Untuk mewujudkan hal tersebut, terutama untuk membangun pendidikan yang Islami berbasis dayah, saat ini Pemeritah Aceh sedang mengkaji untuk menjadikan Pendidikan Dayah sebagai intisari pendidikan di Aceh, yaitu dengan melebur Dinas Pendidikan Dayah dengan Dinas Pendidikan Aceh.
“Pendidikan Dayah yang selama ini berada di bawah Dinas Pendidikan Dayah Aceh secara kelembagaan akan disatukan dengan Dinas Pendidikan Aceh. Nantinya, kedua Dinas ini akan menjadikan pendidikan dayah sebagai inti atau dasar bagi penyelenggaraan pendidikan di Aceh,” ujar Plt Gubernur.
Dalam amanatnya selaku inspektur, Nova mengajak para santri dan dayah untuk merenungi tema Nasional Peringatan Hari Santri 2019, yaitu ‘Santri Indonesia untuk Perdamaian Dunia’.
“Tema ini sangat sesuai dengan Islam yang Rahmatan lil ‘alamin. Untuk itu, maka tema ini harus menjadi paradigma dan sandaran pemikiran, betapa para santri dan dayah memiliki kewajiban untuk terus berkontribusi bagi terwujudnya perdamaian dunia,” kata Nova.
Plt Gubernur menambahkan, sebagai tempat bernaung para santri, Dayah dan Pesantren dituntut untuk mampu menanamkan kepada para santri, bahwa Islam adalah agama yang rahmatan lil’alamin.
“Para Ulama Dayah harus hadir dengan bijak dalam menyelesaikan permasalahan yang terjadi, terutama antar sesama umat Islam di Aceh, karena diakui atau tidak, pola kekerasan dan cara-cara anarkis justru akan mencederai pelaksanaan Syariat Islam dan mengganggu keberlangsungan perdamaian.

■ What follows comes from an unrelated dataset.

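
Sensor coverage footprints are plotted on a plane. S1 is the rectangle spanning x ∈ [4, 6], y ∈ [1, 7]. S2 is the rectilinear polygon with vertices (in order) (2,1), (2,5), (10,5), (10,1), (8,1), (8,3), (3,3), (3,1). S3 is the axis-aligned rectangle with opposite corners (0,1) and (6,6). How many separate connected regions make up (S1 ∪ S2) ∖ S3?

(S1 ∪ S2) ∖ S3 splits into 2 disjoint pieces (area 2, area 12).

2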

Sikap bijak ini, sambung Plt Gubernur, menjadi kunci dalam merawat perdamaian dan mewujudkan keadilan di Aceh serta berkontribusi dalam upaya mengawal dan memperkuat pelaksanaan Syariat Islam.

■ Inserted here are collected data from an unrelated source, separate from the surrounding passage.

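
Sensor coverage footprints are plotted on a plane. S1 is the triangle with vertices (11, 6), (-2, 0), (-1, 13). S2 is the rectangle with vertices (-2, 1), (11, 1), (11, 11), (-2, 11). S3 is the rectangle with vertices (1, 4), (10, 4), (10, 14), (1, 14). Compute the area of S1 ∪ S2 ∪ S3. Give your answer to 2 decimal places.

By inclusion–exclusion:
Individual areas: |S1| = 81.5, |S2| = 130, |S3| = 90.
|S1∩S2| = 76.8727.
|S1∩S3| = 44.3109.
|S2∩S3|: x∈[1,10], y∈[4,11] → 9·7 = 63.
|S1∩S2∩S3| = 43.7157.
|S1 ∪ S2 ∪ S3| = 301.5 − 184.1836 + 43.7157 = 161.03.

161.03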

Tujuh Alasan Dayah sebagai Kunci Penguatan Syari’at
Dalam kesempatan tersebut, Plt Gubernur menyampaikan tujuh alasan utama keberadaan Dayah/Pesantren sebagai kunci memperkuat pelaksanaan Syariat Islam dan merawat perdamaian di Aceh sebagai modal dalam membangun negeri.
Plt Gubernur menegaskan, bahwa pelaksanaan Syariat Islam dan perdamaian di Aceh adalah sebuah nikmat terbesar. Perjuangan mewujudkan formalisasi Syariat Islam dan perdamaian di Aceh tidak terlepas dari peran Dayah/Pesantren.

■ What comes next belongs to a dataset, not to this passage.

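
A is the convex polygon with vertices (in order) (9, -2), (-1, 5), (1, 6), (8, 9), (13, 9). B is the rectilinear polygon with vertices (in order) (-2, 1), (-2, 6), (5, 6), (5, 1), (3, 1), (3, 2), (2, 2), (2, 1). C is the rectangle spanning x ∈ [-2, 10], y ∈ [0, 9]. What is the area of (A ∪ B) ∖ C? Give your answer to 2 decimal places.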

Nova menjelaskan, bahwa peran para alim ulama, para abu dan elemen masyarakat Aceh lainnya, secara bersama memperjuangkan agar Syariat Islam dapat diterapkan secara legal formal di Aceh. Perjuangan panjang tersebut menuai hasil dengan ditetapkannya UU Nomor 44 Tahun 1999 tentang Penyelengggaraan Keistimewaan Provinsi Daerah Istimewa Aceh.
“Saat konflik berkecamuk di Aceh, pemikiran para Abu dan Pimpinan Dayah sangat berkontribusi bagi terciptanya keharmonisan dan perdamaian. Dialog serta negosiasi damai antara Aceh dan Pemerintah Pusat secara kontinyu melibatkan kalangan dayah, sehingga terwujud dengan lahirnya MoU Helsinki dan ditetapannya UUPA,” sambung Nova.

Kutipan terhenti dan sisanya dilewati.